Given all that the two peoples of the Holy Land have been through over the last six years or so, this may be a bitter but not a surprising observation. Truly surprising, on the other hand, is the seeming complacency with which "the world" is looking on.. All, it seems, are simply staring at the tragedy unfolding before their eyes, as if it were no more than one of those despicable "reality shows" on television.
It is evident indeed that there is almost no realistic possibility of the Israeli and the Palestinian Nations themselves initiating peace negotiations at this time. The botched attempts of the last decade, the blood that has flowed in the present decade, the reciprocal demonisation and dehumanisation, all of these increasingly deter the governing circles of the two Nations from embarking by themselves on the path that leads to peace.
It is, therefore, equally evident that "the world" must take up the initiative again - and this time decisively, seeing it through to a successful conclusion. The time is over if there ever was a time for the arcane alchemies of road maps to nowhere. The time is over for talking about a virtual-reality "peace process" as a substitute for peace itself.
Curiously though, just as the situation on the ground continues to degenerate, new opportunities are arising for it to be definitively remedied.
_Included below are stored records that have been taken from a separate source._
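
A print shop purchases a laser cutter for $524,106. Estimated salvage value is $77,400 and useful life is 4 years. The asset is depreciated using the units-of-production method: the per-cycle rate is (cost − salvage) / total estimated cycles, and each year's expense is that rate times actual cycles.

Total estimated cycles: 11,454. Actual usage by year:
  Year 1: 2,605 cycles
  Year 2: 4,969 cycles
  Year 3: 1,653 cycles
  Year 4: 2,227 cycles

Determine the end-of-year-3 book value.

$164,253

Depreciable base = $524,106 − $77,400 = $446,706.
Rate = $446,706 / 11,454 cycles = $39 per cycle.
Year 1: 2,605 × $39 = $101,595. Book value $422,511.
Year 2: 4,969 × $39 = $193,791. Book value $228,720.
Year 3: 1,653 × $39 = $64,467. Book value $164,253.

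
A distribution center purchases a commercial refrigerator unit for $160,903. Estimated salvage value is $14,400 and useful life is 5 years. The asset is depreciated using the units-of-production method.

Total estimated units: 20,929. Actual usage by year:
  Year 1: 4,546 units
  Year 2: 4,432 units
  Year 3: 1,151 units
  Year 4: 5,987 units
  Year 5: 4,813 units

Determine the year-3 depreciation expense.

Depreciable base = $160,903 − $14,400 = $146,503.
Rate = $146,503 / 20,929 units = $7 per unit.
Year 1: 4,546 × $7 = $31,822. Book value $129,081.
Year 2: 4,432 × $7 = $31,024. Book value $98,057.
Year 3: 1,151 × $7 = $8,057. Book value $90,000.

$8,057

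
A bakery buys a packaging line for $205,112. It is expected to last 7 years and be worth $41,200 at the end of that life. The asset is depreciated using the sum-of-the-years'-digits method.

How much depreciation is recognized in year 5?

$17,562

Depreciable base = $205,112 − $41,200 = $163,912.
Sum of the years' digits = 7+6+5+4+3+2+1 = 28.
Year 1: $163,912 × 7/28 = $40,978. Book value $164,134.
Year 2: $163,912 × 6/28 = $35,124. Book value $129,010.
Year 3: $163,912 × 5/28 = $29,270. Book value $99,740.
Year 4: $163,912 × 4/28 = $23,416. Book value $76,324.
Year 5: $163,912 × 3/28 = $17,562. Book value $58,762.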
The President of the United States, in the final two-year stretch of his second (and last) term, is in a uniquely propitious position to take up once more the Peace Conference, which his father convened, and thus to leave a legacy of unprecedented achievement, and to enhance America's prestige among the nations, as the standard-bearer of liberty, working generously to secure freedom and justice for all, with peace and security.
In Europe too, something new is stirring, although so far mostly beneath the visible surface. The Old Continent may have had enough, for a while, of its self-referential struggles to define itself, and may be coming to the realisation that its "identity" may be better found in turning outwards, that it may best "find itself" in putting its vast material and moral resources to work for others.
Whatever the stalled European "constitution" may or may not say explicitly about Europe's roots, it cannot be denied that these "roots" are to be found, in large part, precisely in the Holy Land, and that Europe's future too is significantly tied to that of the Near East.
Not surprisingly, Italy, the trusted friend of both Arabs and Israelis, to whom it pledges "equal closeness", may well provide leadership in this area, or so sources within its governing majority are now telling me.
All in all, it should be the best kind of triumph for "Western civilisation," if the United States and Europe now powerfully rediscovered their essential alliance precisely in joining together in this purposeful making of peace for the Holy Land, their common spiritual homeland.
Should not peace now unite those whom war so recently divided?